NSU: Der Fall hat aussenpolitische Hintergründe

Wie der NSU den Tiefen Staat nach Deutschland brachte
Interview türkischer Journalisten mit dem Historiker Wolfgang Eggert

TEIL I.
. Die drei Terroranschläge
. Der NSU als Arm des Verfassungsschutzes
. Bombenterror und fremde Dienste

TEIL II.
. Die Filmauftritte des NSU
. Die “Dönermorde”
. Der Kiesewettermord

TEIL III.
. Rekonstruktion des Tathergangs
. Sauerlandterror
. Die Abrechnung
. Die “NSU-Selbstmorde”

Interview türkischer Journalisten mit dem Historiker Wolfgang Eggert

Die drei Terroranschläge

Seit der Enttarnung des “Nationalsozialistischen Untergrunds” NSU ist viel herausgekommen über die Verstrickungen dieser Gruppe in den Terror. Trotzdem erscheint die Faktenlage mitunter verwirrend, ja geradezu widersprüchlich.
Dass Polizei- und Geheimdienststellen in der Vergangenheit wiederholt Akten geschreddert haben, macht den Überblick nicht einfacher. Wie beurteilen Sie die ganze Affäre?

Absolut richtig: Die Faktenlage ist verwirrend und widersprüchlich. Nach meinem Dafürhalten, und ich verfolge den Fall seit Jahren, ist sie es, weil die Fakten, die wir haben, von höherer Stelle in ein einzelnes festes Flussbett gefrachtet werden, in einen betonierten Kanal, in dem sie sich nun quasi “natürlich” bewegen sollen.
Aber das geht nicht, weil sie dort nicht reingehören, reinpassen.

Vergessen Sie eins nicht: Politische Skandale sind selten einfach, schwarzweiss, die verzahnen sich ständig in andere Nebenschauplätze. Die hier – ich sage: absichtlich – übersehen oder besser umgeleitet werden. Wie gesagt: Man versucht hier ein breitgefächertes Flussdelta zwangsweise zu bündeln. Und das widerspricht der Wirklichkeit, das “zwingt” sie.
Und wie in der Natur schwappt jetzt ständig Wasser über, das dort nicht hineingehört.

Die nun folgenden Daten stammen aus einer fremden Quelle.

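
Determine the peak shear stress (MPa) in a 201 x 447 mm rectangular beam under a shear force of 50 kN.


A = b * h = 201 * 447 = 89847 mm^2
V = 50 kN = 50000.0 N
tau_max = 1.5 * V / A = 1.5 * 50000.0 / 89847
= 0.8348 MPa

0.8348 MPa


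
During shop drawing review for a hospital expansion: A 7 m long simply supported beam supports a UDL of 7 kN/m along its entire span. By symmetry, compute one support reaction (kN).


Total load = w * L = 7 * 7 = 49 kN
By symmetry, each reaction R = total / 2 = 49 / 2 = 24.5 kN

24.5 kN


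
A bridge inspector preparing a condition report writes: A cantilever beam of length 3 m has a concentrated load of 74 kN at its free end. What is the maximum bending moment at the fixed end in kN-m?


For a cantilever with a point load at the free end:
M_max = P * L = 74 * 3 = 222 kN-m

222 kN-m


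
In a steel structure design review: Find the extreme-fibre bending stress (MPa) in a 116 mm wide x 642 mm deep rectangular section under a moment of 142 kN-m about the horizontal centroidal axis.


I = b * h^3 / 12 = 116 * 642^3 / 12 = 2557889784.0 mm^4
y = h / 2 = 642 / 2 = 321.0 mm
M = 142 kN-m = 142000000.0 N-mm
sigma = M * y / I = 142000000.0 * 321.0 / 2557889784.0
= 17.82 MPa

17.82 MPa


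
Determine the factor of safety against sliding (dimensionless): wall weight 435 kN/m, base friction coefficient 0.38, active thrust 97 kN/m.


Resisting force = mu * W = 0.38 * 435 = 165.3 kN/m
FOS = Resisting / Driving = 165.3 / 97
= 1.7041 (dimensionless)

1.7041 (dimensionless)


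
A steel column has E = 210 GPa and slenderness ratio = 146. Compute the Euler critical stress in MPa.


sigma_cr = pi^2 * E / lambda^2
= 9.8696 * 210000.0 / 146^2
= 9.8696 * 210000.0 / 21316
= 97.2329 MPa

97.2329 MPa


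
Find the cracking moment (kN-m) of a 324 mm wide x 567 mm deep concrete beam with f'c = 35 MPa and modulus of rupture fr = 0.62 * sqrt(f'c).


fr = 0.62 * sqrt(35) = 0.62 * 5.9161 = 3.668 MPa
I = 324 * 567^3 / 12 = 4921675101.0 mm^4
y_t = 283.5 mm
M_cr = fr * I / y_t = 3.668 * 4921675101.0 / 283.5 N-mm
= 63.6774 kN-m

63.6774 kN-m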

Während die verantwortlichen Architekten – Politik und Polizei – beständig sagen: Das ist alles prima so. Was aber nicht stimmt. Um die ganze Affäre wirklich zu verstehen, muss man den Blick von dieser zentralistischen, verordneten Architektur abwenden. Auf die Landschaft, so wie sie vor dem Bebauungsplan aussah.
Dann bemerkt man den Kahlschlag an der Wahrheit.

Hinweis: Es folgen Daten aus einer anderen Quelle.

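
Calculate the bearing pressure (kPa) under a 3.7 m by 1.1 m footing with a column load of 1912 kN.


A = 3.7 * 1.1 = 4.07 m^2
q = P / A = 1912 / 4.07
= 469.7789 kPa

469.7789 kPa


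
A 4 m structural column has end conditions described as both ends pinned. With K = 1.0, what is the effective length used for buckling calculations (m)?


L_eff = K * L
= 1.0 * 4
= 4.0 m

4.0 m


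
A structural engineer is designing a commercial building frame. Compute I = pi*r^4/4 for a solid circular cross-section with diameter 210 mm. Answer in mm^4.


r = d / 2 = 210 / 2 = 105.0 mm
I = pi * r^4 / 4 = pi * 105.0^4 / 4
= 95465637.63 mm^4

95465637.63 mm^4


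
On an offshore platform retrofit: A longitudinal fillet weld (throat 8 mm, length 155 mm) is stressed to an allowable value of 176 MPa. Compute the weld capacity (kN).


Strength = throat * length * allowable stress
= 8 * 155 * 176 N
= 218240 N
= 218.24 kN

218.24 kN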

Wie sah der Tatort denn aus, bevor er zur Baustelle wurde, wie Sie sagen? War die Wirklichkeit vor den Selbstmorden der NSU-Aktivisten etwa eine andere als danach?

Die Wahrnahme der Wirklichkeit sicher. Die war eine völlig andere, vor den “Selbstmorden”. Sowohl die Medien als auch die Polizei haben in ganz andere Richtungen ermittelt.
Und sie haben vor allem diversifiziert ermittelt. Es gab erstens die sogenannten “Dönermorde”, die man der türkischen Mafia anrechnete.
Dann zweitens einige terroristische Vorfälle: zu denen zuckte man mit den Achseln. Obwohl damals auch ohne Bekennerschreiben klar sein musste, dass hier gut organisierte Radikalinskis am Werk waren, die nicht im politisch luftleeren Raum schweben.
Drittens gab es die Banküberfälle. Auch hier herrschte offiziell Unschlüssigkeit, auch hier gab die Serienhaftigkeit die Annahme vor, dass das orchestriert war.
Und zuletzt der bekannte Mord an der Polizistin Kiesewetter, für den ebenfalls verschiedene Verdachtsmomente erörtert wurden.

Jeder dieser Punkte, Dönermorde, Bomben, Banküberfälle, Polizistenmord wurde bis 2011 als eigenständig behandelt. Erst mit Auffinden der “Beweise” im ausgebrannten Wohnwagen der NSU-Terroristen, die fast wie ein zurückgelassenes Archiv der Selbstanklage anmuten, änderte sich das.
Ab dem Moment war nur noch der NSU verantwortlich. Und zwar für alles.

Sie glauben das nicht?

Schaun Sie, bis 2011 hat die Gruppe für nichts die Verantwortung übernommen. Bis zu diesem Zeitpunkt gibt es nicht ein Statement, kein Bekennerschreiben.
Das ist sehr ungewöhnlich für eine politische Terrorzelle, die das eigentlich immer tut. Um die Lorbeeren einzuheimsen, um politischen Druck aufzubauen undsoweiterundsofort.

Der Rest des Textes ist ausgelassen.